Sculptor Andrew Burton has created a new temporary visual art collection which takes inspiration from the 12 Georgian urns that once graced Mary Eleanor’s beloved orangery.

The collection features numerous large scale ceramic vessel-like sculptures that weave a visual narrative around the story of Mary Eleanor Bowes, the Countess of Strathmore, and Gibside.

Each urn aims to be a creative response to different aspects of Mary Eleanor's experiences at Gibside.

In particular, focusing on Mary Eleanor’s confinement at the hands of her second husband, Andrew Robinson “Stoney”, her interests in plants and botany - including commissioning plant expeditions - as well as Georgian England itself and the source of the Bowes’ wealth, coal.

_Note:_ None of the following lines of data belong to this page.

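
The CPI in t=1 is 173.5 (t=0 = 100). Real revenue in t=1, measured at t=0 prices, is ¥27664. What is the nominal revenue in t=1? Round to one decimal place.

47997.0

Nominal = Real × (Index/100) = 27664 × (173.5/100)
        = 27664 × 1.735 = 47997.0400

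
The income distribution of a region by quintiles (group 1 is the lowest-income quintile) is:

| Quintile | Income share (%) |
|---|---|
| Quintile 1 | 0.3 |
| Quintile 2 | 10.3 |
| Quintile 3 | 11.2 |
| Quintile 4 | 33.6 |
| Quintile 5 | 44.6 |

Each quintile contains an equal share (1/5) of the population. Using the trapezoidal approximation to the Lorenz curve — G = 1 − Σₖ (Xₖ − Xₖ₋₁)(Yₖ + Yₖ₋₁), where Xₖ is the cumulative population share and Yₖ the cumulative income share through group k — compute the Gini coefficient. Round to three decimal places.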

Using the vessel form as a metaphor for the relationship between Mary Eleanor and Andrew “Stoney” Robinson, he has inscribed into the surface of the clay extracts from contemporary eighteenth century texts.

From Saturday 12 May to Sunday 30 September they can be found at various points within the walled garden, as well as a very small collectioin just outside the garden walls, next to the avenue.

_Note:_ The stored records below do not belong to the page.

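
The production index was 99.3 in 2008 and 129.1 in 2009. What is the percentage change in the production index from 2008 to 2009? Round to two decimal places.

30.01%

Change = (129.1 − 99.3) / 99.3 × 100
       = 29.8 / 99.3 × 100 = 30.0101%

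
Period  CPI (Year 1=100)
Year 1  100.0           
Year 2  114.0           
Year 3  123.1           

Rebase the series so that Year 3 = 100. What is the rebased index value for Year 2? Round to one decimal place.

92.6

Rebased(Year 2) = 114.0 / 123.1 × 100 = 92.6076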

These large structures are not replicas of the original urns. Instead, they are inspired by Gibside's scale and the Ancient Greek and Roman influences on its architecture.

Measuring approximately 1.7m high by 90cm in diameter and weighing 200kgs, each urn is made from professional clays that have been formulated for colour and strength. They are then fired at very high (stoneware) temperature which makes the fired clay body extremely strong and resilient.

The orangery vessels is part of 'Mapping Contemporary Art in the Heritage Experience’. A research project funded by the Arts and Humanities Research Council (AHRC).